4 of 4 people found the following review helpful.
A Place Called Harmony
By Mary
A Place Called Harmony is a must read for fans of Jodi Thomas and her Harmony series. I loved it. It was fun to see how the place where her modern-day series takes place got its start. The ancestors of the main characters of the Harmony series helped to build the town.

The Trumans, McAllens and the Mathesons meet after taking a man up on his offer to help build a town. We see them from the beginning and how they grow to be friends for life. Not only that, we see how each man meets his wife and begins a new journey together. I loved all three stories. These are good people who’ve survived tragedies and still trust that life can get better with the mates they’ve been fortunate enough to find.

A Place Called Harmony is a romantic adventure. It’s truly an American pioneer story and I recommend it. Included at the end is an excerpt from the next book in the Harmony series: One True Heart. It will be out in April 2015. I can’t wait to read it!
*I received a review copy in exchange for my opinion

5 of 6 people found the following review helpful.
Don’t pass this one up!
By Mike
(review via http://EpicBookQuest.com)

You’ve read about Harmony in Jodi Thomas’ previous novels, now learn the story of how it all began…

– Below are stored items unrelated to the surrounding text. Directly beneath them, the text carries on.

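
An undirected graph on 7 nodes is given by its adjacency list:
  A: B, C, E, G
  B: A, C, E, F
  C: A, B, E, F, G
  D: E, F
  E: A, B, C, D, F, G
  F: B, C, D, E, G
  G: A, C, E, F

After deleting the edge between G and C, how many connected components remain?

1

G and C are still connected via G-E-C, so the component count stays at 1.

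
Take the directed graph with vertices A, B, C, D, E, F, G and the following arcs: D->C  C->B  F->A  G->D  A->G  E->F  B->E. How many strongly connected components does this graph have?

1

{A, B, C, D, E, F, G} are all mutually reachable — one SCC of size 7.
That gives 1 strongly connected component.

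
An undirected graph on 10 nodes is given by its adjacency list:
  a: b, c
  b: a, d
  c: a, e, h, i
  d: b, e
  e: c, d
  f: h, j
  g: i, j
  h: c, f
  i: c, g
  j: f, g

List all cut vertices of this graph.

c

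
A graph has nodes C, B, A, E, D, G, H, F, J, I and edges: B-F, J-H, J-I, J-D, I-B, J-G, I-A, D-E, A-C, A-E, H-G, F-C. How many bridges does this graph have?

0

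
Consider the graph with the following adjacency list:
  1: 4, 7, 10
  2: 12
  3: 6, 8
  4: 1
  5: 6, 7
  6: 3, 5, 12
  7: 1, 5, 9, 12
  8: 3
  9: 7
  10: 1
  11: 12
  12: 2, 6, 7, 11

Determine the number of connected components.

1

Starting from 1 we can reach 1, 2, 3, 4, 5, 6, 7, 8, 9, 10, 11, 12. That is one component of size 12.
Total: 1 component.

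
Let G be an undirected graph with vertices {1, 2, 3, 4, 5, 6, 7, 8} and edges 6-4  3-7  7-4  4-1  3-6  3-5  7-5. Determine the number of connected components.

3

2 is isolated — a component by itself.
8 is isolated — a component by itself.
Starting from 1 we can reach 1, 3, 4, 5, 6, 7. That is one component of size 6.
Total: 3 components.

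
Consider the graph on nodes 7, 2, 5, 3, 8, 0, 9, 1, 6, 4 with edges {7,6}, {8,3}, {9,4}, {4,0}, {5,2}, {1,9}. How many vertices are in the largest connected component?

Starting from 3 we can reach 3, 8. That is one component of size 2.
Starting from 2 we can reach 2, 5. That is one component of size 2.
Starting from 6 we can reach 6, 7. That is one component of size 2.
Starting from 0 we can reach 0, 1, 4, 9. That is one component of size 4.
The largest has 4 vertices.

4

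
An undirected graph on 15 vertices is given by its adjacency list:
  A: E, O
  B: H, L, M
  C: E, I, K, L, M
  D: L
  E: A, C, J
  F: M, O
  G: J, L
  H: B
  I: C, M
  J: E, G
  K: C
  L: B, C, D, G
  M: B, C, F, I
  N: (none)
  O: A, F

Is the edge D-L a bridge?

Yes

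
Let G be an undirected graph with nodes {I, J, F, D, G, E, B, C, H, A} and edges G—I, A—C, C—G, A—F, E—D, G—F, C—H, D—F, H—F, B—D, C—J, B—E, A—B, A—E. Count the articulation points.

Removing C increases the component count from 1 to 2, so C is a cut vertex.
Removing G increases the component count from 1 to 2, so G is a cut vertex.
By contrast removing B leaves 1 component; it is not a cut vertex. No other vertex is a cut vertex either.

2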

Harmon Ely wanted to build a town. After 10 years of running his trading post, he figured it was about time for some company, so he placed an ad looking for workers, promising 40 acres and a house for anyone who will stay for two years to help build the town.

Haunted by a troubled past, Clint Truman spends his days in the saloon where he drinks away his bitter memories. Once a soldier in Terry’s Texas Rangers, he’s better known now for being little more than a drunk brawler. After losing everything that ever mattered to him, life has left him hardened and angry. With his life spiraling out of control, it seems his options are running low, so when Clint’s offered a job to haul supplies and defend a new town in Texas, he knows he has to go. There’s just one catch- he needs to bring a bride.

Patrick McAllen has run away from home, for good. His father had beaten him nearly to death for previous escape attempts, and made it clear that the next time there would be no beating- he would find him, and he would kill him. But Patrick remains hopeful. With sadness, he says goodbye to his brother Shelley, taking along his neighbor’s daughter, Annie, to be his bride. Together they plan to build a town for Harmon Ely, and a future for themselves. Yet still his father’s warning weighs heavy on Patrick’s mind, as his past threatens to follow him all the way to Harmony.

Captain Gillian Matheson is trying to get to his wife Daisy. After sending him a cryptic letter asking him to meet her at a trading post run by Harmon Ely, he fears the worst and is determined to set off at once to join her. Against his wishes he is ordered to escort Jessie, a silent and independent girl who was rescued from an outlaw camp, to a mission along the way. But the girl has other plans- and a good thing, too, because an unseen danger is riding fast on their heels.

A Place Called Harmony is a heartwarming story of love, hope, and the struggle to overcome the hurt of the past. Full of strong, beautifully flawed characters that leave a lasting impression and stay with you long after you finish the book- you can’t help but fall in love with each one, and are left wanting more. Jodi Thomas has a wonderful writing style that flows with ease and draws you in at once, and is sure to keeping you reading late into the night. Don’t pass this one up!

Rating: 5 stars

I have received a free copy of this book from the author in exchange for an honest review.